Note: ffmpeg and FFmpeg are not the same. FFmpeg is the framework and the ffmpeg one of the utilities included on it.
Let the action begin
In order to follow this tutorial you need to install the ffmpeg command line utility in your linux machine. Ubuntu users can easily install the ffmpeg utility by typing and running the following command in their terminal.
sudo apt-get install ffmpeg
Fedora users can install ffmpeg directly from the repos.
yum install ffmpeg
Or you can compile it from source. Before compiling and installing it from source you need to download it from the official website with the help of the following command.
wget http://www.ffmpeg.org/releases/ffmpeg-2.2.3.tar.bz2
Extract the archive with the following command.
tar -xvjf ffmpeg-2.2.3.tar.bz2
Once the archive is extracted run the following command.
./configure make
Once the compile is finished run the following command to install ffmpeg.
su -c 'make install'
Not that everything is set up, all you have to is type a few commands in your terminal and you will be able to extract images from any type of video file.

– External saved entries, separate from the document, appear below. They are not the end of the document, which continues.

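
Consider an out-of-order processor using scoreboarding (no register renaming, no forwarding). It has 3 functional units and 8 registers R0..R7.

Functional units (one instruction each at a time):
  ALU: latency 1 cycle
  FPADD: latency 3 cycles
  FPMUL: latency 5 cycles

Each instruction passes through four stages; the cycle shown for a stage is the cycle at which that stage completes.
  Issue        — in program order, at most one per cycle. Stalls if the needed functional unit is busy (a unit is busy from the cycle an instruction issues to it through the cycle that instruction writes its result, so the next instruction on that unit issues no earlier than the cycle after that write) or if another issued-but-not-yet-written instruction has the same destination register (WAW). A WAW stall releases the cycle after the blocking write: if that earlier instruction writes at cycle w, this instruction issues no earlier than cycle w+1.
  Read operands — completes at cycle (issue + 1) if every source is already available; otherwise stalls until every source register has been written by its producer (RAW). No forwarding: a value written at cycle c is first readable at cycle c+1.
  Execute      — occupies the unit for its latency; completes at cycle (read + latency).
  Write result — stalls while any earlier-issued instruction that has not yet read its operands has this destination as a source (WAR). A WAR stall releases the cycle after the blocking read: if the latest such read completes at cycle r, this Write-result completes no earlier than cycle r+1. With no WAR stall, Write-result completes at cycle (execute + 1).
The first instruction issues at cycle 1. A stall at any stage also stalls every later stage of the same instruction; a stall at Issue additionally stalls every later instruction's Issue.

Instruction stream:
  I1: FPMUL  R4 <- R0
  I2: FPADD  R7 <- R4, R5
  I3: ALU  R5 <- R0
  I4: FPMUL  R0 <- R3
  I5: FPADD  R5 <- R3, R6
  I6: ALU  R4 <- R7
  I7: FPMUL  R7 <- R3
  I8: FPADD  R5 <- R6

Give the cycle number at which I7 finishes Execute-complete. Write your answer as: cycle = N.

t=1  issue I1 (FPMUL)
t=2  I1 read-ops · issue I2 (FPADD)
t=3  issue I3 (ALU)
t=4  I3 read-ops
t=5  I3 finished on ALU
t=7  I1 finished on FPMUL
t=8  I1→R4
t=9  I2 read-ops · issue I4 (FPMUL)
t=10  I3→R5 · I4 read-ops
t=12  I2 finished on FPADD
t=13  I2→R7
t=14  issue I5 (FPADD)
t=15  I4 finished on FPMUL · I5 read-ops · issue I6 (ALU)
t=16  I4→R0 · I6 read-ops
t=17  I6 finished on ALU · issue I7 (FPMUL)
t=18  I5 finished on FPADD · I6→R4 · I7 read-ops
t=19  I5→R5
t=20  issue I8 (FPADD)
t=21  I8 read-ops
t=23  I7 finished on FPMUL
t=24  I7→R7 · I8 finished on FPADD
t=25  I8→R5

cycle = 23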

Before going any further make sure you are in the same directory with the video file from which you want to extract images from. Use the cd command to navigate to the right directory. Since the video I am using for the purpose of this tutorial is in my Desktop i use the following command to navigate to my desktop.
cd /home/oltjano/Desktop
Then I use the following command to extract images from my video file.
ffmpeg -i "Тимати - Рентген ( Альбом '13')-C9Plztvv8ac.mp4" -r 1 -q:v 2 -f image2 image-3%d.jpeg
The -i option serves to get the input which in my case is the video file named Тимати – Рентген ( Альбом ’13’)-C9Plztvv8ac.mp4, the -r option sets the number of frames to be extracted as images every second. I like to extract one frame every second.
Then a very important option that should be mentioned and I like to use is the -q:v which is used to set the image quality of the images being extracted. I always get high quality images when extracting them from a video by using the value of 2.